Military surplus transfer expands amid security concerns
- By Matt Leonard
- Aug 30, 2017
The Trump administration announced on Aug. 28 that it was lifting Obama administration-era restrictions that banned the transfer of some surplus military hardware -- such as grenade launchers, armored vehicles and bayonets -- to law enforcement agencies.
Administered by the Defense Logistics Agency, the 1033 program allows the transfer of excess Defense Department property that might otherwise be destroyed to law enforcement agencies across the United States and its territories.
The announcement came one month after the release of a Government Accountability Office report that describes how its investigators were able to bypass the DLA Law Enforcement Support Office's verification process by using fictitious information.
GAO investigators posed as law enforcement officials seeking access to the LESO database. On the basis of the detailed information they gave DLA about the fictitious law enforcement agency, they were approved for the program and granted access to the department’s online systems, where they could view and request controlled property.
They submitted requests for non-lethal items and equipment that could be potentially lethal with modification.
"In less than a week after submitting the requests, our fictitious agency was approved for the transfer of over 100 controlled property items with a total estimated value of about $1.2 million," the GAO report states.
LESO never contacted the investigators in any way other than electronically.
“Using fictitious identification and law enforcement credentials, along with the LESO-approved documentation, our investigator was able to pass security checks and enter the DLA Disposition Services warehouse sites,” the report states. “Personnel at two of the three sites did not request or check for valid identification of our investigator picking up the property.”
Citizens Against Government Waste voiced its security concerns in an Aug. 28 post.
“The DLA’s lack of oversight and internal control of the 1033 program’s largess has clear ramifications,” the post states. “Not only does the current system display an overwhelmingly irresponsible handling of large quantities of taxpayer-funded property, but more disturbingly, it also might enable military-grade weaponry to fall into the hands of unauthorized individuals.”

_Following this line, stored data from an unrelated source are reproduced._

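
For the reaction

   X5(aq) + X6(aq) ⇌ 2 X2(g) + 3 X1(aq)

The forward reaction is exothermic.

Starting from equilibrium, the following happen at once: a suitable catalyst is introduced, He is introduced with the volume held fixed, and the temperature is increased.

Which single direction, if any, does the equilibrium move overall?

A catalyst speeds both forward and reverse rates equally; it changes neither Q nor K — no shift from this change.
At constant volume, adding an inert gas leaves every reacting species' partial pressure unchanged, so Q is unchanged — no shift from this change.
The forward reaction is exothermic. Raising T favours the endothermic direction — shift to the left.
Only the nonzero effect(s) matter; the net shift is to the left.

left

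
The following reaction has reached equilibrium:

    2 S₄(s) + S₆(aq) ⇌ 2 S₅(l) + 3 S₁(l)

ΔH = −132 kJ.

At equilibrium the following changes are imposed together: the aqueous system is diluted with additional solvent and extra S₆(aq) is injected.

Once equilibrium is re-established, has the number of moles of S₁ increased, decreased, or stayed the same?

Dilution lowers every aqueous concentration by the same factor. Δn_aq = 0 − 1 = -1, so the system shifts toward the side with more dissolved moles — to the left.
Adding S₆ (aq), a reactant, drives the reaction to the right.
The two effects oppose each other, so the net shift — and hence the change in S₁ — cannot be determined from the given information.

cannot be determined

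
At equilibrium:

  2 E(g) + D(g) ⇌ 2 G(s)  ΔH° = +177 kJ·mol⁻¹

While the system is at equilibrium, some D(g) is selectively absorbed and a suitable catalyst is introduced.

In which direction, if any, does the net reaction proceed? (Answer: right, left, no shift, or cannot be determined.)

Removing D (g), a reactant, drives the reaction to the left.
A catalyst speeds both forward and reverse rates equally; it changes neither Q nor K — no shift from this change.
Only the nonzero effect(s) matter; the net shift is to the left.

left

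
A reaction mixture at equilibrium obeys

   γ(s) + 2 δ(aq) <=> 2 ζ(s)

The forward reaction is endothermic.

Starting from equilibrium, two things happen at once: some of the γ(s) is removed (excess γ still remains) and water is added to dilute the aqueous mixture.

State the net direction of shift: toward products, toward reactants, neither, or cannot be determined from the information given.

γ is a pure solid; its activity is 1 regardless of amount, so Q is unaffected — no shift from this change.
Dilution lowers every aqueous concentration by the same factor. Δn_aq = 0 − 2 = -2, so the system shifts toward the side with more dissolved moles — to the left.
Only the nonzero effect(s) matter; the net shift is to the left.

left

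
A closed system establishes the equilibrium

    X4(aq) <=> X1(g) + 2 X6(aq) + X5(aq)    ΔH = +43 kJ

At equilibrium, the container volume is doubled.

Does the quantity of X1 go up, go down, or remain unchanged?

increases

Gas moles: reactants 0, products 1 (Δn_gas = +1). Expansion shifts the system toward the side with more moles of gas — to the right.
The net shift is to the right. X1 is a product, so its amount increases.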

Those vulnerabilities were at the center of a hearing last month by the House Armed Services Committee’s Readiness Subcommittee.

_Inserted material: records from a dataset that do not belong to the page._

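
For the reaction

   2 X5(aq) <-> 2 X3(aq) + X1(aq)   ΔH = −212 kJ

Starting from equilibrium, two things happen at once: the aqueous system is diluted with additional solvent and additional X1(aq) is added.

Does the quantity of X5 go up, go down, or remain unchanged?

Dilution lowers every aqueous concentration by the same factor. Δn_aq = 3 − 2 = +1, so the system shifts toward the side with more dissolved moles — to the right.
Adding X1 (aq), a product, drives the reaction to the left.
The two effects oppose each other, so the net shift — and hence the change in X5 — cannot be determined from the given information.

cannot be determined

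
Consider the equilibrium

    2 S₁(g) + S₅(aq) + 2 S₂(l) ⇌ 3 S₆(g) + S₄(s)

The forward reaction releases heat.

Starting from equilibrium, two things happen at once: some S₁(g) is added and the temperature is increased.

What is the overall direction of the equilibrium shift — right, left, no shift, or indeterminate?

cannot be determined

Adding S₁ (g), a reactant, drives the reaction to the right.
The forward reaction is exothermic. Raising T favours the endothermic direction — shift to the left.
The individual effects push in opposite directions; without quantitative information the net direction cannot be determined.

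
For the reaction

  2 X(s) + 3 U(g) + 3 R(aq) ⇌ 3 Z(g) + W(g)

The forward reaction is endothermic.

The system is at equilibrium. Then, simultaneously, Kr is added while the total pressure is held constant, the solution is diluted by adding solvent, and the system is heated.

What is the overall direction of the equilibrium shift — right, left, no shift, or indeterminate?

Adding inert gas at constant total pressure expands the volume and lowers every reacting partial pressure. With Δn_gas = 4 − 3 = +1, Q moves away from K toward the side with fewer gas moles, so the system shifts toward the side with more gas moles — to the right.
Dilution lowers every aqueous concentration by the same factor. Δn_aq = 0 − 3 = -3, so the system shifts toward the side with more dissolved moles — to the left.
The forward reaction is endothermic. Raising T favours the endothermic direction — shift to the right.
The individual effects push in opposite directions; without quantitative information the net direction cannot be determined.

cannot be determined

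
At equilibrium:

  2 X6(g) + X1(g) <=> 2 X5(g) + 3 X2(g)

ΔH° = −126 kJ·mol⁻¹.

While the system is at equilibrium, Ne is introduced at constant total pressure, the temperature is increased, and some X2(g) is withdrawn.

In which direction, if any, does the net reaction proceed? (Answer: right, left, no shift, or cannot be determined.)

Adding inert gas at constant total pressure expands the volume and lowers every reacting partial pressure. With Δn_gas = 5 − 3 = +2, Q moves away from K toward the side with fewer gas moles, so the system shifts toward the side with more gas moles — to the right.
The forward reaction is exothermic. Raising T favours the endothermic direction — shift to the left.
Removing X2 (g), a product, drives the reaction to the right.
The individual effects push in opposite directions; without quantitative information the net direction cannot be determined.

cannot be determined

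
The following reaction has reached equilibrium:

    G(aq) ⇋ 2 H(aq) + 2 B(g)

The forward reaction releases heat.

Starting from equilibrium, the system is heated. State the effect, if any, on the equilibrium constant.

K depends on temperature via the van 't Hoff relation. The forward reaction is exothermic, so raising T decreases K.

decreases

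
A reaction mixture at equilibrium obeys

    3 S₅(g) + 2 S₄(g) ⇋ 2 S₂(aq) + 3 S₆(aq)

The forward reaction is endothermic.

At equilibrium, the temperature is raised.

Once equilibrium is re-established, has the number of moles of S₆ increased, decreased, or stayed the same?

increases

The forward reaction is endothermic. Raising T favours the endothermic direction — shift to the right.
The net shift is to the right. S₆ is a product, so its amount increases.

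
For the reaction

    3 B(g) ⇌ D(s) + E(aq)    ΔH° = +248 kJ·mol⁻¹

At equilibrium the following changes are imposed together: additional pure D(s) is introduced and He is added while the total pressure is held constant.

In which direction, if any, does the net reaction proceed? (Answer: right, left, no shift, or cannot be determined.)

left

D is a pure solid; its activity is 1 regardless of amount, so Q is unaffected — no shift from this change.
Adding inert gas at constant total pressure expands the volume and lowers every reacting partial pressure. With Δn_gas = 0 − 3 = -3, Q moves away from K toward the side with fewer gas moles, so the system shifts toward the side with more gas moles — to the left.
Only the nonzero effect(s) matter; the net shift is to the left.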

Mike Scott, deputy director of logistics operations at DLA, testified that the agency is taking the GAO report seriously and will follow its recommendations, including verifying applications and running a fraud risk assessment.
“DLA has made significant enhancements to improve its policies, procedures and internal controls to correct deficiencies in the 1033 program,” Scott testified. “We recognize the importance of providing support to the [law enforcement agencies] and their important mission and our oversight role.”
Matt Leonard is a former reporter for GCN.